The GDP estimates released today are based on more complete source data than were available for the advance estimates issued last month. In the advance estimates, the increase in real GDP was 3.1 percent (see “Revisions” on page 3).
The major contributors to the increase in real GDP in the fourth quarter were personal consumption expenditures (PCE), equipment and software, and private inventory investment. Imports, which are a subtraction in the calculation of GDP, increased.
The following chart shows the growth (averaged over two quarters) in the different components of domestic demand: consumer spending, business investment spending (divided into separate series for residential housing and all other business spending), and government spending.

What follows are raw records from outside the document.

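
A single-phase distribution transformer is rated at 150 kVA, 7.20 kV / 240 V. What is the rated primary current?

I_p = S/V_p = 150000/7200 = 20.8 A.

I_p ≈ 20.8 A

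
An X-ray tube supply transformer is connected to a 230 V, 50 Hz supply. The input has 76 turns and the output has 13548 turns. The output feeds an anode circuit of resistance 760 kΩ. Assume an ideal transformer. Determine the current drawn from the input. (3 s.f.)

I_in ≈ 9.62 A

V_out = V_in × N_out/N_in = 230 × 13548/76 = 41001 V.
I_out = V_out/R = 41001/760000 = 0.053948 A.
For an ideal transformer I_in N_in = I_out N_out, so I_in = 0.053948 × 13548/76 = 9.62 A.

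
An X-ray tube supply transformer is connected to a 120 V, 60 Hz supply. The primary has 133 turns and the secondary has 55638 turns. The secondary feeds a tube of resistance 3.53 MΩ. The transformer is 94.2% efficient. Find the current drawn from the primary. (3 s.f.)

V_s = 120 × 55638/133 = 50200 V.
I_s = V_s/R = 50200/(3.53×10^6) = 0.014221 A.
P_out = V_s I_s = 50200 × 0.014221 = 713.88 W.
P_in = P_out/η = 713.88/0.942 = 757.84 W.
I_p = P_in/V_p = 757.84/120 = 6.32 A.

I_p ≈ 6.32 A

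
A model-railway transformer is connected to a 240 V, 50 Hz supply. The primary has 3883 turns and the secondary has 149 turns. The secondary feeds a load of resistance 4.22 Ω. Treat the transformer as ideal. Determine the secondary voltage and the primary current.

V_s ≈ 9.21 V, I_p ≈ 0.0837 A

V_s = V_p × N_s/N_p = 240 × 149/3883 = 9.2094 V.
I_s = V_s/R = 9.2094/4.22 = 2.1823 A.
I_p = I_s × N_s/N_p = 2.1823 × 149/3883 = 0.0837 A.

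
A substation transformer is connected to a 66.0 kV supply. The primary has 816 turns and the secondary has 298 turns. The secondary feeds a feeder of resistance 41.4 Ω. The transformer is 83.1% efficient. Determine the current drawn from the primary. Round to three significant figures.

I_p ≈ 256 A

V_s = 66000 × 298/816 = 24103 V.
I_s = V_s/R = 24103/41.4 = 582.20 A.
P_out = V_s I_s = 24103 × 582.20 = 1.4033×10^7 W.
P_in = P_out/η = 1.4033×10^7/0.831 = 1.6886×10^7 W.
I_p = P_in/V_p = 1.6886×10^7/66000 = 256 A.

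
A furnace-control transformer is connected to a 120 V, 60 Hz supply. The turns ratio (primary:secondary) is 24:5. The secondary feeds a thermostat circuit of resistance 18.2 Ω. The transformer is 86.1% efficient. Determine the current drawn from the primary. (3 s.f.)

I_p ≈ 0.332 A

V_s = 120 × 5/24 = 25.000 V.
I_s = V_s/R = 25.000/18.2 = 1.3736 A.
P_out = V_s I_s = 25.000 × 1.3736 = 34.341 W.
P_in = P_out/η = 34.341/0.861 = 39.885 W.
I_p = P_in/V_p = 39.885/120 = 0.332 A.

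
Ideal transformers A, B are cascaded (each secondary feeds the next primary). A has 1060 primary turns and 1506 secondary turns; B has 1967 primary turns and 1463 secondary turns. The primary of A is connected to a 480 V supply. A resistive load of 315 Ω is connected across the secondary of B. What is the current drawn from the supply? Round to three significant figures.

I_supply ≈ 1.70 A

Secondary of A: V = 480.00 × 1506/1060 = 681.96 V.
Secondary of B: V = 681.96 × 1463/1967 = 507.22 V.
I_load = 507.22/315 = 1.6102 A, so P_out = 507.22 × 1.6102 = 816.75 W.
All ideal ⇒ P_in = P_out, so I_supply = 816.75/480 = 1.70 A.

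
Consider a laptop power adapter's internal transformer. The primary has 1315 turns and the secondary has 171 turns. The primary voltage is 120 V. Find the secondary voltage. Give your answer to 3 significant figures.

V_s ≈ 15.6 V

V_s/V_p = N_s/N_p, so V_s = 120 × 171/1315 = 15.6 V.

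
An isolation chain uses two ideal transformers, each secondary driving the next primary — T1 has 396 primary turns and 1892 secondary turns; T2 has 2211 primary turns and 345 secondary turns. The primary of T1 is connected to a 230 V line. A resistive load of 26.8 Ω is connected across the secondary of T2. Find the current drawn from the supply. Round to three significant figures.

I_supply ≈ 4.77 A

Secondary of T1: V = 230.00 × 1892/396 = 1098.9 V.
Secondary of T2: V = 1098.9 × 345/2211 = 171.47 V.
I_load = 171.47/26.8 = 6.3981 A, so P_out = 171.47 × 6.3981 = 1097.1 W.
All ideal ⇒ P_in = P_out, so I_supply = 1097.1/230 = 4.77 A.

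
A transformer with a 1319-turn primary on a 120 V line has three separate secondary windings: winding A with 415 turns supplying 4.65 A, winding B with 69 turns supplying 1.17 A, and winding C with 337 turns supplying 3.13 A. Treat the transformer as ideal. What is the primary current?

V_A = 120 × 415/1319 = 37.756 V; V_B = 120 × 69/1319 = 6.2775 V; V_C = 120 × 337/1319 = 30.660 V.
P_out = V_A I_A + V_B I_B + V_C I_C = 37.756×4.65 + 6.2775×1.17 + 30.660×3.13 = 175.56 + 7.3447 + 95.965 = 278.87 W.
Ideal ⇒ P_in = P_out, so I_p = P_out/V_p = 278.87/120 = 2.32 A.

I_p ≈ 2.32 A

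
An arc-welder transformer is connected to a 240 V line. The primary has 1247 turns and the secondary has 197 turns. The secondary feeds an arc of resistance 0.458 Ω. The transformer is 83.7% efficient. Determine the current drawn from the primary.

I_p ≈ 15.6 A

V_s = 240 × 197/1247 = 37.915 V.
I_s = V_s/R = 37.915/0.458 = 82.784 A.
P_out = V_s I_s = 37.915 × 82.784 = 3138.7 W.
P_in = P_out/η = 3138.7/0.837 = 3750.0 W.
I_p = P_in/V_p = 3750.0/240 = 15.6 A.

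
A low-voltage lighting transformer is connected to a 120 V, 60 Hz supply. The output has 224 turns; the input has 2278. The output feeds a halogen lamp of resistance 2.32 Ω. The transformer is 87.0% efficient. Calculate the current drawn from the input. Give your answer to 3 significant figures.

I_in ≈ 0.575 A

V_out = 120 × 224/2278 = 11.800 V.
I_out = V_out/R = 11.800/2.32 = 5.0861 A.
P_out = V_out I_out = 11.800 × 5.0861 = 60.015 W.
P_in = P_out/η = 60.015/0.870 = 68.983 W.
I_in = P_in/V_in = 68.983/120 = 0.575 A.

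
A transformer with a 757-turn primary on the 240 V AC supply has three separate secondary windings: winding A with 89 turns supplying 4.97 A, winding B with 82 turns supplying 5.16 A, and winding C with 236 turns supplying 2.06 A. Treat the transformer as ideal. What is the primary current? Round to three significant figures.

I_p ≈ 1.79 A

V_A = 240 × 89/757 = 28.217 V; V_B = 240 × 82/757 = 25.997 V; V_C = 240 × 236/757 = 74.822 V.
P_out = V_A I_A + V_B I_B + V_C I_C = 28.217×4.97 + 25.997×5.16 + 74.822×2.06 = 140.24 + 134.15 + 154.13 = 428.52 W.
Ideal ⇒ P_in = P_out, so I_p = P_out/V_p = 428.52/240 = 1.79 A.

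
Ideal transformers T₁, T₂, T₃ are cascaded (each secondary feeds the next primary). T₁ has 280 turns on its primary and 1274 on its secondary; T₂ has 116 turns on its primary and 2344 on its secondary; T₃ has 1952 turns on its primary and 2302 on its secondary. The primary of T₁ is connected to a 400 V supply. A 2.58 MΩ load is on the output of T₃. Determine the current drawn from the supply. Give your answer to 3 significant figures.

Secondary of T₁: V = 400.00 × 1274/280 = 1820.0 V.
Secondary of T₂: V = 1820.0 × 2344/116 = 36777 V.
Secondary of T₃: V = 36777 × 2302/1952 = 43371 V.
I_load = 43371/(2.58×10^6) = 0.016810 A, so P_out = 43371 × 0.016810 = 729.08 W.
All ideal ⇒ P_in = P_out, so I_supply = 729.08/400 = 1.82 A.

I_supply ≈ 1.82 A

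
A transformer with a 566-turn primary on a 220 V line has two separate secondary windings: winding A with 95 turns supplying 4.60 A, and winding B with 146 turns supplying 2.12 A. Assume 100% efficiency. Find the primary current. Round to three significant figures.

V_A = 220 × 95/566 = 36.926 V; V_B = 220 × 146/566 = 56.749 V.
P_out = V_A I_A + V_B I_B = 36.926×4.60 + 56.749×2.12 = 169.86 + 120.31 = 290.17 W.
Ideal ⇒ P_in = P_out, so I_p = P_out/V_p = 290.17/220 = 1.32 A.

I_p ≈ 1.32 A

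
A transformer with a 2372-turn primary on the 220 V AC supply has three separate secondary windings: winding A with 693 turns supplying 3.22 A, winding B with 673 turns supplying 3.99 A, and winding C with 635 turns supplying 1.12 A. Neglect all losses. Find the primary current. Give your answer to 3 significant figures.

V_A = 220 × 693/2372 = 64.275 V; V_B = 220 × 673/2372 = 62.420 V; V_C = 220 × 635/2372 = 58.895 V.
P_out = V_A I_A + V_B I_B + V_C I_C = 64.275×3.22 + 62.420×3.99 + 58.895×1.12 = 206.97 + 249.06 + 65.963 = 521.98 W.
Ideal ⇒ P_in = P_out, so I_p = P_out/V_p = 521.98/220 = 2.37 A.

I_p ≈ 2.37 A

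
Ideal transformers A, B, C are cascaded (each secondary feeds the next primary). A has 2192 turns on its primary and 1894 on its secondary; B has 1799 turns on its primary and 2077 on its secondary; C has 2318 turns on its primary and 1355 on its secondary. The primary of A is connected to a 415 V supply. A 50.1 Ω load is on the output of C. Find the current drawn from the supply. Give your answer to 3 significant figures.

After A: V = 415.00 × 1894/2192 = 358.58 V.
After B: V = 358.58 × 2077/1799 = 413.99 V.
After C: V = 413.99 × 1355/2318 = 242.00 V.
I_load = 242.00/50.1 = 4.8304 A, so P_out = 242.00 × 4.8304 = 1169.0 W.
All ideal ⇒ P_in = P_out, so I_supply = 1169.0/415 = 2.82 A.

I_supply ≈ 2.82 A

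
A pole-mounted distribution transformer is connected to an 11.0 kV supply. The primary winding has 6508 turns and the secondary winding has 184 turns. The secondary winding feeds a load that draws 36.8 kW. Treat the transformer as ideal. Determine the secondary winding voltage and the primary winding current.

V_s = V_p × N_s/N_p = 11000 × 184/6508 = 311.00 V.
I_s = P/V_s = 36800/311.00 = 118.33 A.
I_p = I_s × N_s/N_p = 118.33 × 184/6508 = 3.35 A.

V_s ≈ 311 V, I_p ≈ 3.35 A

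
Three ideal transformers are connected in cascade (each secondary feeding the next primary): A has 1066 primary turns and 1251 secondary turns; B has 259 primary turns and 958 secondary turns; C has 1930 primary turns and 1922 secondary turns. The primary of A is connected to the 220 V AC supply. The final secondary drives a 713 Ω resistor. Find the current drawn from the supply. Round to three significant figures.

Secondary of A: V = 220.00 × 1251/1066 = 258.18 V.
Secondary of B: V = 258.18 × 958/259 = 954.97 V.
Secondary of C: V = 954.97 × 1922/1930 = 951.01 V.
I_load = 951.01/713 = 1.3338 A, so P_out = 951.01 × 1.3338 = 1268.5 W.
All ideal ⇒ P_in = P_out, so I_supply = 1268.5/220 = 5.77 A.

I_supply ≈ 5.77 A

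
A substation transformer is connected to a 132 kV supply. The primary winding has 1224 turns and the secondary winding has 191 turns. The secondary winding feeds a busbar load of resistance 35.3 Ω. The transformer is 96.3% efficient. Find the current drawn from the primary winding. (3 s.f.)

V_s = 132000 × 191/1224 = 20598 V.
I_s = V_s/R = 20598/35.3 = 583.51 A.
P_out = V_s I_s = 20598 × 583.51 = 1.2019×10^7 W.
P_in = P_out/η = 1.2019×10^7/0.963 = 1.2481×10^7 W.
I_p = P_in/V_p = 1.2481×10^7/132000 = 94.6 A.

I_p ≈ 94.6 A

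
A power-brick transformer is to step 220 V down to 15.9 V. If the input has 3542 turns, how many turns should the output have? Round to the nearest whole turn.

N_out/N_in = V_out/V_in, so N_out = 3542 × 15.9/220 = 256.0 ≈ 256 turns.

N_out = 256 turns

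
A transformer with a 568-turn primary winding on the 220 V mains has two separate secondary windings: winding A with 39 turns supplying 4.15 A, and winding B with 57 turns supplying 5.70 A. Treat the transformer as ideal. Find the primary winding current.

V_A = 220 × 39/568 = 15.106 V; V_B = 220 × 57/568 = 22.077 V.
P_out = V_A I_A + V_B I_B = 15.106×4.15 + 22.077×5.70 = 62.688 + 125.84 = 188.53 W.
Ideal ⇒ P_in = P_out, so I_p = P_out/V_p = 188.53/220 = 0.857 A.

I_p ≈ 0.857 A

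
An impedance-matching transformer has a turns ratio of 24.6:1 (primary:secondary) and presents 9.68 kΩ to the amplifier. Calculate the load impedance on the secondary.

Z_s = Z_p/(N_p/N_s)² = 9680/24.6² = 16.0 Ω.

Z_s ≈ 16.0 Ω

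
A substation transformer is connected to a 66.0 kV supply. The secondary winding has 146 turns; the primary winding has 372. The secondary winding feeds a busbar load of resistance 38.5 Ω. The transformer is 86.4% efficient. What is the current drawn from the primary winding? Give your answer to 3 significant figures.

I_p ≈ 306 A

V_s = 66000 × 146/372 = 25903 V.
I_s = V_s/R = 25903/38.5 = 672.81 A.
P_out = V_s I_s = 25903 × 672.81 = 1.7428×10^7 W.
P_in = P_out/η = 1.7428×10^7/0.864 = 2.0171×10^7 W.
I_p = P_in/V_p = 2.0171×10^7/66000 = 306 A.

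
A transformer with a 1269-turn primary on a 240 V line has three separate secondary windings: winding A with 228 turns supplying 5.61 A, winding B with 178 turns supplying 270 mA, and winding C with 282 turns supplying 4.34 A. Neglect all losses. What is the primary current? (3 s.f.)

I_p ≈ 2.01 A

V_A = 240 × 228/1269 = 43.121 V; V_B = 240 × 178/1269 = 33.664 V; V_C = 240 × 282/1269 = 53.333 V.
P_out = V_A I_A + V_B I_B + V_C I_C = 43.121×5.61 + 33.664×0.270 + 53.333×4.34 = 241.91 + 9.0894 + 231.47 = 482.46 W.
Ideal ⇒ P_in = P_out, so I_p = P_out/V_p = 482.46/240 = 2.01 A.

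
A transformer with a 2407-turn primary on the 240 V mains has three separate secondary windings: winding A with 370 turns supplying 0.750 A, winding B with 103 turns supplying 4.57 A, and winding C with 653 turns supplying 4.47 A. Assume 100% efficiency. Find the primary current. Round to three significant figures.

I_p ≈ 1.52 A

V_A = 240 × 370/2407 = 36.892 V; V_B = 240 × 103/2407 = 10.270 V; V_C = 240 × 653/2407 = 65.110 V.
P_out = V_A I_A + V_B I_B + V_C I_C = 36.892×0.750 + 10.270×4.57 + 65.110×4.47 = 27.669 + 46.934 + 291.04 = 365.65 W.
Ideal ⇒ P_in = P_out, so I_p = P_out/V_p = 365.65/240 = 1.52 A.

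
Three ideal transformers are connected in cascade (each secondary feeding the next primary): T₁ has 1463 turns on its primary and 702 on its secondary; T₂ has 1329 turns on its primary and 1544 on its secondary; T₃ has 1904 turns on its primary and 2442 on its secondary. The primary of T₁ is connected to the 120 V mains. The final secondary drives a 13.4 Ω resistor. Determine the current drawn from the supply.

Secondary of T₁: V = 120.00 × 702/1463 = 57.580 V.
Secondary of T₂: V = 57.580 × 1544/1329 = 66.895 V.
Secondary of T₃: V = 66.895 × 2442/1904 = 85.798 V.
I_load = 85.798/13.4 = 6.4028 A, so P_out = 85.798 × 6.4028 = 549.35 W.
All ideal ⇒ P_in = P_out, so I_supply = 549.35/120 = 4.58 A.

I_supply ≈ 4.58 A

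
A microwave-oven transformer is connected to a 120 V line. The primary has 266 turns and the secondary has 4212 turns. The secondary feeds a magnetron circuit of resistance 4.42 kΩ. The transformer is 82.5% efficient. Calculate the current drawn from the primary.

V_s = 120 × 4212/266 = 1900.2 V.
I_s = V_s/R = 1900.2/4420 = 0.42990 A.
P_out = V_s I_s = 1900.2 × 0.42990 = 816.87 W.
P_in = P_out/η = 816.87/0.825 = 990.15 W.
I_p = P_in/V_p = 990.15/120 = 8.25 A.

I_p ≈ 8.25 A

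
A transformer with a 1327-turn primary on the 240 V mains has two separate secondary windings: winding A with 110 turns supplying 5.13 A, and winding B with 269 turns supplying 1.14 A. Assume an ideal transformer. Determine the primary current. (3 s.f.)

I_p ≈ 0.656 A

V_A = 240 × 110/1327 = 19.894 V; V_B = 240 × 269/1327 = 48.651 V.
P_out = V_A I_A + V_B I_B = 19.894×5.13 + 48.651×1.14 = 102.06 + 55.462 = 157.52 W.
Ideal ⇒ P_in = P_out, so I_p = P_out/V_p = 157.52/240 = 0.656 A.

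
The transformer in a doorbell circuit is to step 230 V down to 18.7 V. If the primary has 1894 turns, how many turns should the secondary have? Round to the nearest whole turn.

N_s = 154 turns

N_s/N_p = V_s/V_p, so N_s = 1894 × 18.7/230 = 154.0 ≈ 154 turns.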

Although the boom in residential investment (i.e. new housing construction) seems to have tapered off toward the end of 2004, business spending on nonresidential investment goods remained quite strong. Combined with US consumers’ unwavering willingness to keep spending nearly all of their income, this kept GDP growing at a reasonably good pace through the end of 2004. For the year, real GDP growth in 2004 was 3.9%, compared to 4.4% in 2003 and 2.3% in 2002. As I’ve said before, though the economy is currently growing at a respectable rate, the fastest part of this economic recovery seems behind us. The main causes for worry, however, are the US’s enormous and growing financial imbalances.
As a side note, this revision indicates a slightly higher increase in prices in the fourth quarter of 2004 than was initially estimated. The total increase in the GDP deflator during 2004 was 2.4%, compared to 1.7% in 2003 and 1.5% in 2002.